Context is Delicious




Somewhere in my head is the arcane knowledge that the word context is attributed, in mycology, to the fleshy part of the mushroom cap.  This particular  knowledge is not as useless as some might suspect.  It's even a little funny that I felt like I have to say that—like I have to soften the blow that I'm using a word in an unfamiliar way, that I'm interested in thinking about an unfamiliar word.  Why is it that knowledge we don't yet have, knowledge that we can get simply by seeking it, so irritates some of us?
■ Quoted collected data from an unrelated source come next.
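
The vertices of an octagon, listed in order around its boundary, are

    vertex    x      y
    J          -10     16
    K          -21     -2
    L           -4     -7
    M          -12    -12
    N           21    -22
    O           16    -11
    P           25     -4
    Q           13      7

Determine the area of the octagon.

Apply the shoelace formula: 2A = Σ (x_i·y_{i+1} − x_{i+1}·y_i), indices taken mod 8.
J→K: (-10)(-2) − (-21)(16) = 356
K→L: (-21)(-7) − (-4)(-2) = 139
L→M: (-4)(-12) − (-12)(-7) = -36
M→N: (-12)(-22) − (21)(-12) = 516
N→O: (21)(-11) − (16)(-22) = 121
O→P: (16)(-4) − (25)(-11) = 211
P→Q: (25)(7) − (13)(-4) = 227
Q→J: (13)(16) − (-10)(7) = 278
Σ = 1812
Area = |Σ|/2 = 906.

906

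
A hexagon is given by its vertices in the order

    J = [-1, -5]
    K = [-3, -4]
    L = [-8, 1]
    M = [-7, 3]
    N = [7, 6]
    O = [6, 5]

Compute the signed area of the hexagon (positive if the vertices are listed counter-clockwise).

-76

Apply the shoelace formula: 2A = Σ (x_i·y_{i+1} − x_{i+1}·y_i), indices taken mod 6.
J→K: (-1)(-4) − (-3)(-5) = -11
K→L: (-3)(1) − (-8)(-4) = -35
L→M: (-8)(3) − (-7)(1) = -17
M→N: (-7)(6) − (7)(3) = -63
N→O: (7)(5) − (6)(6) = -1
O→J: (6)(-5) − (-1)(5) = -25
Σ = -152
Signed area = Σ/2 = -76 (negative ⇒ clockwise traversal).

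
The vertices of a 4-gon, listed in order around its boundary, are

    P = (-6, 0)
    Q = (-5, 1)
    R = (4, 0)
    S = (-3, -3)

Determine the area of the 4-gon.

Apply the shoelace (surveyor's) formula: 2A = Σ (x_i·y_{i+1} − x_{i+1}·y_i), indices taken mod 4.
Σ = (-6) + (-4) + (-12) + (-18) = -40
Area = |Σ|/2 = 20.

20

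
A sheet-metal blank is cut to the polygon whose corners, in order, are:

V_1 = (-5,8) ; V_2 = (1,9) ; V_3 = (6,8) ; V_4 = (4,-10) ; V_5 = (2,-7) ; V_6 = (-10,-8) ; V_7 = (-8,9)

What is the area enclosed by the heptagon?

229

Cross-terms: -53, -46, -92, -8, -86, -154, -19  ⇒  Σ = -458
Area = |Σ|/2 = 229.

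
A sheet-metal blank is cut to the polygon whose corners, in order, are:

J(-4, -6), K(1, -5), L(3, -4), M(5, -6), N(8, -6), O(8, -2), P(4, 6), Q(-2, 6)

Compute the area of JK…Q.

Apply the shoelace formula: 2A = Σ (x_i·y_{i+1} − x_{i+1}·y_i), indices taken mod 8.
Cross-terms: 26, 11, 2, 18, 32, 56, 36, 36  ⇒  Σ = 217
Area = |Σ|/2 = 108.5.

108.5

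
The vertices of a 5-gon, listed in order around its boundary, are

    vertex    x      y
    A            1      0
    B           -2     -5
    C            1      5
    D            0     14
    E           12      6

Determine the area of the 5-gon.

85

Apply Gauss's area formula: 2A = Σ (x_i·y_{i+1} − x_{i+1}·y_i), indices taken mod 5.
A→B: (1)(-5) − (-2)(0) = -5
B→C: (-2)(5) − (1)(-5) = -5
C→D: (1)(14) − (0)(5) = 14
D→E: (0)(6) − (12)(14) = -168
E→A: (12)(0) − (1)(6) = -6
Σ = -170
Area = |Σ|/2 = 85.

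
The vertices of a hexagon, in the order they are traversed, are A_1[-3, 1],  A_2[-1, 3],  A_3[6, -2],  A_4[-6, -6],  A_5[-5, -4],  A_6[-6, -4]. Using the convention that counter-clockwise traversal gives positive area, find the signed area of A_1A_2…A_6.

-50

Cross-terms: -8, -16, -48, -6, -4, -18  ⇒  Σ = -100
Signed area = Σ/2 = -50 (negative ⇒ clockwise traversal).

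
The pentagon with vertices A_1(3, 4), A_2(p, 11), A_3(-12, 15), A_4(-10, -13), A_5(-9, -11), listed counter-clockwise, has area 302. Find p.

The doubled signed area Σ (x_i y_{i+1} − x_{i+1} y_i) is linear in p.
With p=0 it equals 461; the coefficient of p is 11 (from the two edges through A_2).
So 11·p + 461 = 2·302 = 604 ⇒ p = 13.

13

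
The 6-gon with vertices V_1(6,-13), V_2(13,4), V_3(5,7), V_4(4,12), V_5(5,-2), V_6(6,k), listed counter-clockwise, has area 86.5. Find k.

The doubled signed area Σ (x_i y_{i+1} − x_{i+1} y_i) is linear in k.
With k=0 it equals 162; the coefficient of k is -1 (from the two edges through V_6).
So -1·k + 162 = 2·86.5 = 173 ⇒ k = -11.

-11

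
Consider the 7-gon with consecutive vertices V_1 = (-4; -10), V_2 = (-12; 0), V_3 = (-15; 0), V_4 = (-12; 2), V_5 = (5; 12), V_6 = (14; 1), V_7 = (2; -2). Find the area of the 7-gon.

262.5

Apply Gauss's area formula: 2A = Σ (x_i·y_{i+1} − x_{i+1}·y_i), indices taken mod 7.
Σ = (-120) + (0) + (-30) + (-154) + (-163) + (-30) + (-28) = -525
Area = |Σ|/2 = 262.5.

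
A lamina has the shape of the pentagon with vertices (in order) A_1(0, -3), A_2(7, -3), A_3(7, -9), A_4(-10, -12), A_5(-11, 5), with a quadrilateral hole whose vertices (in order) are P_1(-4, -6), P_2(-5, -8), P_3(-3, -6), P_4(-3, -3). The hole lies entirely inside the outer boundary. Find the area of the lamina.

169.5

Outer boundary:
Apply the surveyor's formula: 2A = Σ (x_i·y_{i+1} − x_{i+1}·y_i), indices taken mod 5.
Σ = (21) + (-42) + (-174) + (-182) + (33) = -344
Area = |Σ|/2 = 172.
Hole:
Σ = (2) + (6) + (-9) + (6) = 5
Area = |Σ|/2 = 2.5.
Net area = 172 − 2.5 = 169.5.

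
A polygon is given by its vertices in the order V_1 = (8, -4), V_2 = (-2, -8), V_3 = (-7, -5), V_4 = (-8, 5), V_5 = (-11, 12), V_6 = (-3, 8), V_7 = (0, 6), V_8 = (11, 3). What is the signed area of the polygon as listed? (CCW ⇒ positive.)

Apply the surveyor's formula: 2A = Σ (x_i·y_{i+1} − x_{i+1}·y_i), indices taken mod 8.
V_1→V_2: (8)(-8) − (-2)(-4) = -72
V_2→V_3: (-2)(-5) − (-7)(-8) = -46
V_3→V_4: (-7)(5) − (-8)(-5) = -75
V_4→V_5: (-8)(12) − (-11)(5) = -41
V_5→V_6: (-11)(8) − (-3)(12) = -52
V_6→V_7: (-3)(6) − (0)(8) = -18
V_7→V_8: (0)(3) − (11)(6) = -66
V_8→V_1: (11)(-4) − (8)(3) = -68
Σ = -438
Signed area = Σ/2 = -219 (negative ⇒ clockwise traversal).

-219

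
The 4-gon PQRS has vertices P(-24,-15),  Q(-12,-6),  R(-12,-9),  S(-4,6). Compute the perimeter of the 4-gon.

64

|PQ| = √((12)² + (9)²) = √225 = 15
|QR| = √((0)² + (-3)²) = √9 = 3
|RS| = √((8)² + (15)²) = √289 = 17
|SP| = √((-20)² + (-21)²) = √841 = 29
Perimeter = 15 + 3 + 17 + 29 = 64.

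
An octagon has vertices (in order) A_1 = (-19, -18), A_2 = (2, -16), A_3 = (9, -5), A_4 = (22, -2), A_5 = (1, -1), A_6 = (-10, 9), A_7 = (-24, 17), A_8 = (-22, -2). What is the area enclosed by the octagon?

685.5

Apply the surveyor's formula: 2A = Σ (x_i·y_{i+1} − x_{i+1}·y_i), indices taken mod 8.
Σ = (340) + (134) + (92) + (-20) + (-1) + (46) + (422) + (358) = 1371
Area = |Σ|/2 = 685.5.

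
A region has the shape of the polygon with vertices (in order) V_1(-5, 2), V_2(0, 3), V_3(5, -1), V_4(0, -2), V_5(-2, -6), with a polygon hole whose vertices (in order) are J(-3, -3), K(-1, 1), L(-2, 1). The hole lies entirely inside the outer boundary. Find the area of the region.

Outer boundary:
Apply the shoelace (surveyor's) formula: 2A = Σ (x_i·y_{i+1} − x_{i+1}·y_i), indices taken mod 5.
V_1→V_2: (-5)(3) − (0)(2) = -15
V_2→V_3: (0)(-1) − (5)(3) = -15
V_3→V_4: (5)(-2) − (0)(-1) = -10
V_4→V_5: (0)(-6) − (-2)(-2) = -4
V_5→V_1: (-2)(2) − (-5)(-6) = -34
Σ = -78
Area = |Σ|/2 = 39.
Hole:
Apply Gauss's area formula: 2A = Σ (x_i·y_{i+1} − x_{i+1}·y_i), indices taken mod 3.
Cross-terms: -6, 1, 9  ⇒  Σ = 4
Area = |Σ|/2 = 2.
Net area = 39 − 2 = 37.

37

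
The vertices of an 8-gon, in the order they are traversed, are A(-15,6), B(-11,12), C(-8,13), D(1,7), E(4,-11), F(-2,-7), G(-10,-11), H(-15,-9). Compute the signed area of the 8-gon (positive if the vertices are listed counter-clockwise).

-333.5

A→B: (-15)(12) − (-11)(6) = -114
B→C: (-11)(13) − (-8)(12) = -47
C→D: (-8)(7) − (1)(13) = -69
D→E: (1)(-11) − (4)(7) = -39
E→F: (4)(-7) − (-2)(-11) = -50
F→G: (-2)(-11) − (-10)(-7) = -48
G→H: (-10)(-9) − (-15)(-11) = -75
H→A: (-15)(6) − (-15)(-9) = -225
Σ = -667
Signed area = Σ/2 = -333.5 (negative ⇒ clockwise traversal).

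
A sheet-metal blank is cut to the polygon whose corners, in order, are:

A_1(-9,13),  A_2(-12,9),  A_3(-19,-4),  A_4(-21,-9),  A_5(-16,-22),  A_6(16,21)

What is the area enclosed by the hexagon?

556

Apply the shoelace (surveyor's) formula: 2A = Σ (x_i·y_{i+1} − x_{i+1}·y_i), indices taken mod 6.
Σ = (75) + (219) + (87) + (318) + (16) + (397) = 1112
Area = |Σ|/2 = 556.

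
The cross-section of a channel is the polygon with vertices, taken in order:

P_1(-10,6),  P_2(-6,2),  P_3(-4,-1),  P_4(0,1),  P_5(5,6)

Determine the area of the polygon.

Apply the shoelace (surveyor's) formula: 2A = Σ (x_i·y_{i+1} − x_{i+1}·y_i), indices taken mod 5.
Cross-terms: 16, 14, -4, -5, 90  ⇒  Σ = 111
Area = |Σ|/2 = 55.5.

55.5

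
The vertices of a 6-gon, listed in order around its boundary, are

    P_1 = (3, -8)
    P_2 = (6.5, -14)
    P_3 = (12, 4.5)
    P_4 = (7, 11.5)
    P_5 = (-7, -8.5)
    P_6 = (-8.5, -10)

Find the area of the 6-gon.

215.25

Cross-terms: 10, 197.25, 106.5, 21, -2.25, 98  ⇒  Σ = 430.5
Area = |Σ|/2 = 215.25.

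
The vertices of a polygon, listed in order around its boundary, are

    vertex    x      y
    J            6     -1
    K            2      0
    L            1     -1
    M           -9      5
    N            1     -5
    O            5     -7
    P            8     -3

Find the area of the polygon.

Apply Gauss's area formula: 2A = Σ (x_i·y_{i+1} − x_{i+1}·y_i), indices taken mod 7.
Σ = (2) + (-2) + (-4) + (40) + (18) + (41) + (10) = 105
Area = |Σ|/2 = 52.5.

52.5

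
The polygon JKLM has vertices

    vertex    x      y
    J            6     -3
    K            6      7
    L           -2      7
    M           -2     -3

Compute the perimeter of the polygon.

|JK| = √((0)² + (10)²) = √100 = 10
|KL| = √((-8)² + (0)²) = √64 = 8
|LM| = √((0)² + (-10)²) = √100 = 10
|MJ| = √((8)² + (0)²) = √64 = 8
Perimeter = 10 + 8 + 10 + 8 = 36.

36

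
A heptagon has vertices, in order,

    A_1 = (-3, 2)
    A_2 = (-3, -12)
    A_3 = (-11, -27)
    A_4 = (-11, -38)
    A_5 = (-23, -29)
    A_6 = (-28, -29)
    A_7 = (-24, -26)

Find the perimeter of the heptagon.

102

|A_1A_2| = √((0)² + (-14)²) = √196 = 14
|A_2A_3| = √((-8)² + (-15)²) = √289 = 17
|A_3A_4| = √((0)² + (-11)²) = √121 = 11
|A_4A_5| = √((-12)² + (9)²) = √225 = 15
|A_5A_6| = √((-5)² + (0)²) = √25 = 5
|A_6A_7| = √((4)² + (3)²) = √25 = 5
|A_7A_1| = √((21)² + (28)²) = √1225 = 35
Perimeter = 14 + 17 + 11 + 15 + 5 + 5 + 35 = 102.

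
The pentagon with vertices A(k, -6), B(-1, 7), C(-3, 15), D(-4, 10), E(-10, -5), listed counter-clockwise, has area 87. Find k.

The doubled signed area Σ (x_i y_{i+1} − x_{i+1} y_i) is linear in k.
With k=0 it equals 210; the coefficient of k is 12 (from the two edges through A).
So 12·k + 210 = 2·87 = 174 ⇒ k = -3.

-3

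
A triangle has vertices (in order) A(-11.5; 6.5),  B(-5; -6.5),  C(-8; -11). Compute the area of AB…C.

34.125

Σ = (107.25) + (3) + (-178.5) = -68.25
Area = |Σ|/2 = 34.125.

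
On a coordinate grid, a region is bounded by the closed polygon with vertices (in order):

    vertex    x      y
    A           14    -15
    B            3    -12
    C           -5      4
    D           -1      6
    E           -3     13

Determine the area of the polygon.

164.5

Apply Gauss's area formula: 2A = Σ (x_i·y_{i+1} − x_{i+1}·y_i), indices taken mod 5.
Cross-terms: -123, -48, -26, 5, -137  ⇒  Σ = -329
Area = |Σ|/2 = 164.5.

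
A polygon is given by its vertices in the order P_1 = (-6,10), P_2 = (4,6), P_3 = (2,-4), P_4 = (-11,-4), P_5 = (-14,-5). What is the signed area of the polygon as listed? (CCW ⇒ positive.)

Apply the shoelace formula: 2A = Σ (x_i·y_{i+1} − x_{i+1}·y_i), indices taken mod 5.
Cross-terms: -76, -28, -52, -1, -170  ⇒  Σ = -327
Signed area = Σ/2 = -163.5 (negative ⇒ clockwise traversal).

-163.5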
On the other hand, this isn't always true.  If you don't know stuff about football, and you're in a room with people talking about football, you wouldn't consider those initiated in the game pretentious, or talking above you; if someone involved in a conversation about a basketball game uses a term you're not familiar with, say, a "triple double"  —we don't think that person is trying to impress us, we just either say we don't understand, or we study the game and learn the term, and then we do understand. 


It's specific to art and literature, this irritation we have with stuff we don't know.  Since it's so wonderful to learn, I'm not sure where or when the distinction between football and poetry begins. How come we let football and baseball get away with such elitist activity as using specific language we might not know—that we need only a minute to look up and then know—but not art, literature, poetry?  

Context is delicious. Look up the unfamiliar term, and/or read about the time period. Context—not "the fleshy fibrous body in the pileus of mushrooms" but the other kind—is wonderful. If it's history you have to learn, or a definition of a word—what could be better than that?  I love looking things up. I guess I love context. And I like what I think I just learned, that context, as it relates to the study of mushrooms—that which holds the other stuff in the mushroom cap, suspended and supported in its fiber-y togetherness—is somehow related to context in art and literature and, I guess, in everything. It's all about coherence, weaving together: to connect.